Like in the uniform case, we can generalize by renaming index \(4\) to \(i\):

\begin{equation*} \frac{1}{\Delta_{i-1}} \dot{\boldsymbol{x}}_{i-1} + \left(\frac{2}{\Delta_{i-1}} + \frac{2}{\Delta_i}\right) \dot{\boldsymbol{x}}_i + \frac{1}{\Delta_i} \dot{\boldsymbol{x}}_{i+1} = \frac{3 (\boldsymbol{x}_i - \boldsymbol{x}_{i-1})}{{\Delta_{i-1}}^2} + \frac{3 (\boldsymbol{x}_{i+1} - \boldsymbol{x}_i)}{{\Delta_i}^2} \end{equation*}

We are not showing the full matrix here, because it would be quite a bit more complicated and less instructive than in the uniform case.

End Conditions#

Like in the uniform case, we can come up with a few end conditions in order to define the missing matrix rows.

The Python class splines.Natural uses “natural” end conditions by default.

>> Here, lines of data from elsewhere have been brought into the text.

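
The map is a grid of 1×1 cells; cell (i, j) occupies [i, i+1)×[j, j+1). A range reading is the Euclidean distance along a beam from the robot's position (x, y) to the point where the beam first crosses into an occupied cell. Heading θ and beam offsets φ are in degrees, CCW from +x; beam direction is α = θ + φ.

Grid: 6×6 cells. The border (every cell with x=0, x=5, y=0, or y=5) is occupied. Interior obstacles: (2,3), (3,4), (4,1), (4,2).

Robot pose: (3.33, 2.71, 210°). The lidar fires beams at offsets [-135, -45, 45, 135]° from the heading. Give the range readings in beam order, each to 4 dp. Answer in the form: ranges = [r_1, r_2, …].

beam 1: φ=-135°, α=75°
  d=(0.2588,0.9659)  start (3,2)  tX=2.5887 tY=0.3002  stride 1/|dx|=3.8637 1/|dy|=1.0353
    cross y-line → (3,3), t=0.3002
    cross y-line → (3,4), t=1.3355 (wall)
  → r_1 = 1.3355
beam 2: φ=-45°, α=165°
  d=(-0.9659,0.2588)  start (3,2)  tX=0.3416 tY=1.1205  stride 1/|dx|=1.0353 1/|dy|=3.8637
    cross x-line → (2,2), t=0.3416
    cross y-line → (2,3), t=1.1205 (wall)
  → r_2 = 1.1205
beam 3: φ=45°, α=255°
  d=(-0.2588,-0.9659)  start (3,2)  tX=1.2750 tY=0.7350  stride 1/|dx|=3.8637 1/|dy|=1.0353
    cross y-line → (3,1), t=0.7350
    cross x-line → (2,1), t=1.2750
    cross y-line → (2,0), t=1.7703 (wall)
  → r_3 = 1.7703
beam 4: φ=135°, α=345°
  d=(0.9659,-0.2588)  start (3,2)  tX=0.6936 tY=2.7432  stride 1/|dx|=1.0353 1/|dy|=3.8637
    cross x-line → (4,2), t=0.6936 (wall)
  → r_4 = 0.6936

ranges = [1.3355, 1.1205, 1.7703, 0.6936]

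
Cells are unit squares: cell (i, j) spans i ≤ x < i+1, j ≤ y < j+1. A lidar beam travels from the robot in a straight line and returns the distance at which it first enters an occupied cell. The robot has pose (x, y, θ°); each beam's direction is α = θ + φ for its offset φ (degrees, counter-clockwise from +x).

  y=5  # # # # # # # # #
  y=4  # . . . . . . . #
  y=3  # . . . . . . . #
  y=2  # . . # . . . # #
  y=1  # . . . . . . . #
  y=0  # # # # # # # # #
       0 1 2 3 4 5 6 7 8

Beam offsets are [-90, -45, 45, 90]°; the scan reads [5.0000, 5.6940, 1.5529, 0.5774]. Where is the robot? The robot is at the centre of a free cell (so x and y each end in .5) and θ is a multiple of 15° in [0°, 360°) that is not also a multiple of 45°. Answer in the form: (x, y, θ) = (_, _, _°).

(x, y, θ) = (6.5, 2.5, 240°)

The pose lattice has 26·16 = 416 candidates. Test each by forward raycasting.
  (5.5, 2.5, 330°): beam 1 = 1.7321 ≠ 5.0000 ✗
  (2.5, 3.5, 345°): beam 1 = 2.5882 ≠ 5.0000 ✗
  (1.5, 4.5, 300°): beam 1 = 0.5774 ≠ 5.0000 ✗
  (2.5, 3.5, 300°): beam 1 = 1.7321 ≠ 5.0000 ✗
  (2.5, 3.5, 15°): beam 1 = 2.5882 ≠ 5.0000 ✗
  …
  (6.5, 2.5, 240°): r_1=5.0000, r_2=5.6940, r_3=1.5529, r_4=0.5774 — all match ✓
Only this pose fits every beam.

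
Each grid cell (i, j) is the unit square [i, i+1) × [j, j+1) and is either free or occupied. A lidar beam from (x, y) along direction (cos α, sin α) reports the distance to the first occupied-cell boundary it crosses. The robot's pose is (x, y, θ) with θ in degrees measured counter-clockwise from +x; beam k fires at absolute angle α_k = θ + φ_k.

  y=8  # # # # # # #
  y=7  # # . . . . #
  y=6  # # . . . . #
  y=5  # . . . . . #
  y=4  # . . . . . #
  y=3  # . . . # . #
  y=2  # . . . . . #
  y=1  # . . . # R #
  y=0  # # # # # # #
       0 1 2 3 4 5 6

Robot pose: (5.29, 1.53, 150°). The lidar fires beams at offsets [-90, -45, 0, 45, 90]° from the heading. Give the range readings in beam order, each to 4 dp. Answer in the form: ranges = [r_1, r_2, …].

ranges = [1.4200, 1.5219, 0.3349, 0.3002, 0.5800]

beam 1: φ=-90°, α=60°
  direction (0.5000, 0.8660); cell (5,1); t to first gridline: x 1.4200, y 0.5427 (then +2.0000 / +1.1547)
    (5,2) via y @ 0.5427
    (6,2) via x @ 1.4200  # hit
  → r_1 = 1.4200
beam 2: φ=-45°, α=105°
  direction (-0.2588, 0.9659); cell (5,1); t to first gridline: x 1.1205, y 0.4866 (then +3.8637 / +1.0353)
    (5,2) via y @ 0.4866
    (4,2) via x @ 1.1205
    (4,3) via y @ 1.5219  # hit
  → r_2 = 1.5219
beam 3: φ=0°, α=150°
  direction (-0.8660, 0.5000); cell (5,1); t to first gridline: x 0.3349, y 0.9400 (then +1.1547 / +2.0000)
    (4,1) via x @ 0.3349  # hit
  → r_3 = 0.3349
beam 4: φ=45°, α=195°
  direction (-0.9659, -0.2588); cell (5,1); t to first gridline: x 0.3002, y 2.0478 (then +1.0353 / +3.8637)
    (4,1) via x @ 0.3002  # hit
  → r_4 = 0.3002
beam 5: φ=90°, α=240°
  direction (-0.5000, -0.8660); cell (5,1); t to first gridline: x 0.5800, y 0.6120 (then +2.0000 / +1.1547)
    (4,1) via x @ 0.5800  # hit
  → r_5 = 0.5800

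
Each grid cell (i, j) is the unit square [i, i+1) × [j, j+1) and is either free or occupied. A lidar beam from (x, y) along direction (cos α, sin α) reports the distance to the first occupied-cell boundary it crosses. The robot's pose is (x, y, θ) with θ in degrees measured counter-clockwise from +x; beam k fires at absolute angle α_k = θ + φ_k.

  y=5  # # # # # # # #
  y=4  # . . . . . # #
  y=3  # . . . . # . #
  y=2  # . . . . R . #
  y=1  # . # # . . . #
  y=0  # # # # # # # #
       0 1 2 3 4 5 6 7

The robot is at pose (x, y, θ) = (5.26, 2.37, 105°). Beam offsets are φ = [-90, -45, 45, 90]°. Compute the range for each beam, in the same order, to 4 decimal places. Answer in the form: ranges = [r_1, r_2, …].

beam 1: φ=-90°, α=15°
  cosα=0.9659 sinα=0.2588 | (5,2) | tMaxX 0.7661 tMaxY 2.4341 | tΔX 1.0353 tΔY 3.8637
    t=0.7661 [x] (6,2)
    t=1.8014 [x] (7,2) — stop
  → r_1 = 1.8014
beam 2: φ=-45°, α=60°
  cosα=0.5000 sinα=0.8660 | (5,2) | tMaxX 1.4800 tMaxY 0.7275 | tΔX 2.0000 tΔY 1.1547
    t=0.7275 [y] (5,3) — stop
  → r_2 = 0.7275
beam 3: φ=45°, α=150°
  cosα=-0.8660 sinα=0.5000 | (5,2) | tMaxX 0.3002 tMaxY 1.2600 | tΔX 1.1547 tΔY 2.0000
    t=0.3002 [x] (4,2)
    t=1.2600 [y] (4,3)
    t=1.4549 [x] (3,3)
    t=2.6096 [x] (2,3)
    t=3.2600 [y] (2,4)
    t=3.7643 [x] (1,4)
    t=4.9190 [x] (0,4) — stop
  → r_3 = 4.9190
beam 4: φ=90°, α=195°
  cosα=-0.9659 sinα=-0.2588 | (5,2) | tMaxX 0.2692 tMaxY 1.4296 | tΔX 1.0353 tΔY 3.8637
    t=0.2692 [x] (4,2)
    t=1.3044 [x] (3,2)
    t=1.4296 [y] (3,1) — stop
  → r_4 = 1.4296

ranges = [1.8014, 0.7275, 4.9190, 1.4296]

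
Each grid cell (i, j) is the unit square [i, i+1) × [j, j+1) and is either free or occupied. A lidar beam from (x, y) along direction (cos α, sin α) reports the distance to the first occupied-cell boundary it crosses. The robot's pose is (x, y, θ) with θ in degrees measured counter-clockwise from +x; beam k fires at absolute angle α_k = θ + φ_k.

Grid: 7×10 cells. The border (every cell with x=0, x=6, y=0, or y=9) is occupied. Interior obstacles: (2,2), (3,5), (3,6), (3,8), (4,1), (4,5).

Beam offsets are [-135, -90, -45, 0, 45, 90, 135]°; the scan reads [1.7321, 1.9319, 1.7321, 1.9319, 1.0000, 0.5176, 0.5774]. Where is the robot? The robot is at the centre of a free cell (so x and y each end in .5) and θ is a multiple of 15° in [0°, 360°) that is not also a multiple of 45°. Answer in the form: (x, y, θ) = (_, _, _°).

Candidates: 34 free-cell centres × 16 headings = 544 poses. Raycast each; keep the one whose scan matches to 4 dp.
  (5.5, 8.5, 15°): beam 1 = 2.8868 ≠ 1.7321 ✗
  (2.5, 1.5, 255°): beam 1 = 0.5774 ≠ 1.7321 ✗
  (1.5, 3.5, 285°): beam 1 = 0.5774 ≠ 1.7321 ✗
  (1.5, 7.5, 105°): beam 4 = 1.5529 ≠ 1.9319 ✗
  …
  (5.5, 7.5, 255°): r_1=1.7321, r_2=1.9319, r_3=1.7321, r_4=1.9319, r_5=1.0000, r_6=0.5176, r_7=0.5774 — all match ✓
Unique over the lattice → pose = (5.5, 7.5, 255°).

(x, y, θ) = (5.5, 7.5, 255°)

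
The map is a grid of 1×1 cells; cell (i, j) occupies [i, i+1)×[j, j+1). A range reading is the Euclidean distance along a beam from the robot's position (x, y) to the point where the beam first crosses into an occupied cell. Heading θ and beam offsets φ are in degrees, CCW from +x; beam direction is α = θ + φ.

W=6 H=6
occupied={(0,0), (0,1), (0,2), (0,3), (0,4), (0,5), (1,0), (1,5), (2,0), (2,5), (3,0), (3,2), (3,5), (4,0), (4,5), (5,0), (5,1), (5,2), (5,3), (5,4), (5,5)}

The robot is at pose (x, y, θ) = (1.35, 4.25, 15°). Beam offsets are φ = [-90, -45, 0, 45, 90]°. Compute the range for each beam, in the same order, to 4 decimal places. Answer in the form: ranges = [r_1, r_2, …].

beam 1: φ=-90°, α=285°
  d=(0.2588,-0.9659)  start (1,4)  tX=2.5114 tY=0.2588  stride 1/|dx|=3.8637 1/|dy|=1.0353
    cross y-line → (1,3), t=0.2588
    cross y-line → (1,2), t=1.2941
    cross y-line → (1,1), t=2.3294
    cross x-line → (2,1), t=2.5114
    cross y-line → (2,0), t=3.3646 (wall)
  → r_1 = 3.3646
beam 2: φ=-45°, α=330°
  d=(0.8660,-0.5000)  start (1,4)  tX=0.7506 tY=0.5000  stride 1/|dx|=1.1547 1/|dy|=2.0000
    cross y-line → (1,3), t=0.5000
    cross x-line → (2,3), t=0.7506
    cross x-line → (3,3), t=1.9053
    cross y-line → (3,2), t=2.5000 (wall)
  → r_2 = 2.5000
beam 3: φ=0°, α=15°
  d=(0.9659,0.2588)  start (1,4)  tX=0.6729 tY=2.8978  stride 1/|dx|=1.0353 1/|dy|=3.8637
    cross x-line → (2,4), t=0.6729
    cross x-line → (3,4), t=1.7082
    cross x-line → (4,4), t=2.7435
    cross y-line → (4,5), t=2.8978 (wall)
  → r_3 = 2.8978
beam 4: φ=45°, α=60°
  d=(0.5000,0.8660)  start (1,4)  tX=1.3000 tY=0.8660  stride 1/|dx|=2.0000 1/|dy|=1.1547
    cross y-line → (1,5), t=0.8660 (wall)
  → r_4 = 0.8660
beam 5: φ=90°, α=105°
  d=(-0.2588,0.9659)  start (1,4)  tX=1.3523 tY=0.7765  stride 1/|dx|=3.8637 1/|dy|=1.0353
    cross y-line → (1,5), t=0.7765 (wall)
  → r_5 = 0.7765

ranges = [3.3646, 2.5000, 2.8978, 0.8660, 0.7765]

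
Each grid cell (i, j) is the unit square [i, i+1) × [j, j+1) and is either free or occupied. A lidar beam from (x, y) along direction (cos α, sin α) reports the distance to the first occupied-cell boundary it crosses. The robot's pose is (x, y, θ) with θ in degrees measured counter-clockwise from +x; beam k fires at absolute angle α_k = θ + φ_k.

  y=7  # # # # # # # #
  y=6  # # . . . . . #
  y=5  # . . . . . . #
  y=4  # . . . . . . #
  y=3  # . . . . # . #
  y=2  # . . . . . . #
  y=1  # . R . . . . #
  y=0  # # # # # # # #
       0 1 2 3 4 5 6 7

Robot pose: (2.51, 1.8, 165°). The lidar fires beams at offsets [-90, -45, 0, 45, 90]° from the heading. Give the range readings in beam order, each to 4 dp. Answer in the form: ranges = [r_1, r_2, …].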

“Natural” end conditions are derived in a separate notebook, yielding these expressions:

\begin{align*} 2 \Delta_0 \dot{\boldsymbol{x}}_0 + \Delta_0 \dot{\boldsymbol{x}}_1 &= 3 (\boldsymbol{x}_1 - \boldsymbol{x}_0) \\ \Delta_{N-2} \dot{\boldsymbol{x}}_{N-2} + 2 \Delta_{N-2} \dot{\boldsymbol{x}}_{N-1} &= 3 (\boldsymbol{x}_{N-1} - \boldsymbol{x}_{N-2}) \end{align*}

Other end conditions can be derived as shown in the notebook about uniform “natural” splines.